De IB-Groep heeft tegen de aangevallen uitspraak aangevoerd dat de in artikel 1.5, tweede lid, van de Wsf 2000 voorgeschreven omzetting geen punitieve sanctie, doch een sanctie van reparatoire aard is, zodat de rechtbank ten onrechte heeft getoetst aan het evenredigheidsbeginsel.
Betrokkene heeft aangevoerd dat de door de rechtbank gemitigeerde sanctie nog immer veel te zwaar is. De discrepantie tussen het opgegeven woonadres en het GBA-adres is een gevolg van een verschrijving die, gelet op de in het bij de rechtbank ingediende beroepschrift geschetste voorgeschiedenis, begrijpelijk is.
De Raad overweegt het volgende.
Zoals de Raad inmiddels in tal van uitspraken als zijn oordeel te kennen heeft gegeven (bijvoorbeeld CRvB 02-12-2005, 05/2811. LJN: AU7521) hebben omzettingsbesluiten als bedoeld in artikel 1.5, tweede lid, van de Wsf 2000 niet het karakter van een criminal charge in de zin van artikel 6 van het EVRM, zodat toetsing aan het evenredigheidsbeginsel niet aan de orde is.
Het moge zo zijn dat de discrepantie tussen het opgegeven woonadres en het GBA-adres het gevolg is geweest van een simpele verschrijving bij het invullen van het van internet gedownloade formulier Ws, maar dat neemt niet weg dat van betrokkene had mogen worden verwacht dat hij het correcte woonadres uiterlijk binnen de in de waarschuwingsbrief van
12 januari 2004 vermelde termijn zou hebben doorgegeven. Het gaat (inderdaad) om een slordigheid en dus kan niet worden gezegd dat betrokkene daarvan redelijkerwijs geen verwijt kan worden maakt als bedoeld in artikel 1.5, tweede lid, van de Wsf 2000.
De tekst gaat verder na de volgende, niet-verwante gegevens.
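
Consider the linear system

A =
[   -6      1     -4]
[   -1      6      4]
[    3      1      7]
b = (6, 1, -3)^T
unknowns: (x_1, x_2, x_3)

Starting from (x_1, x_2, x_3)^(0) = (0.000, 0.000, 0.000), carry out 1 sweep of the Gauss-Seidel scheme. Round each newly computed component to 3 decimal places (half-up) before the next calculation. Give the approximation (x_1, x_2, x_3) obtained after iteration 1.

Iteration 1:
  x_1 = (6 - (1)·0.000 - (-4)·0.000) / (-6) = -1.000
  x_2 = (1 - (-1)·-1.000 - (4)·0.000) / (6) = 0.000
  x_3 = (-3 - (3)·-1.000 - (1)·0.000) / (7) = 0.000

(-1.000, 0.000, 0.000)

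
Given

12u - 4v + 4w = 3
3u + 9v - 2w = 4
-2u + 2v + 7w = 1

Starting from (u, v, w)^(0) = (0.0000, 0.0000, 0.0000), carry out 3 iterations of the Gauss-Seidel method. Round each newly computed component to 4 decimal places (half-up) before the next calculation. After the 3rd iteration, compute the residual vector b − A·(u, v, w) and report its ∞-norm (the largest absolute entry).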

Hieruit volgt dat het inleidende beroep alsnog ongegrond moet worden verklaard.
Door de vernietiging van de aangevallen uitspraak ontvalt de grondslag aan de ter implementatie van die uitspraak gegeven nadere besluiten van 16 en 23 september 2005, zodat deze besluiten verder onbesproken kunnen worden gelaten.
Er zijn geen termen aanwezig voor vergoeding van proceskosten.
III. BESLISSING
De Centrale Raad van Beroep;
Recht doende:
Vernietigt de aangevallen uitspraak;
Verklaart het inleidende beroep alsnog ongegrond.
Deze uitspraak is gedaan door J. Janssen als voorzitter en G.J.H. Doornewaard en J. Brand als leden. De beslissing is, in tegenwoordigheid van M.C.T.M. Sonderegger als griffier, uitgesproken in het openbaar op 28 juli 2006.
(get.) J. Janssen.
(get.) M.C.T.M. Sonderegger.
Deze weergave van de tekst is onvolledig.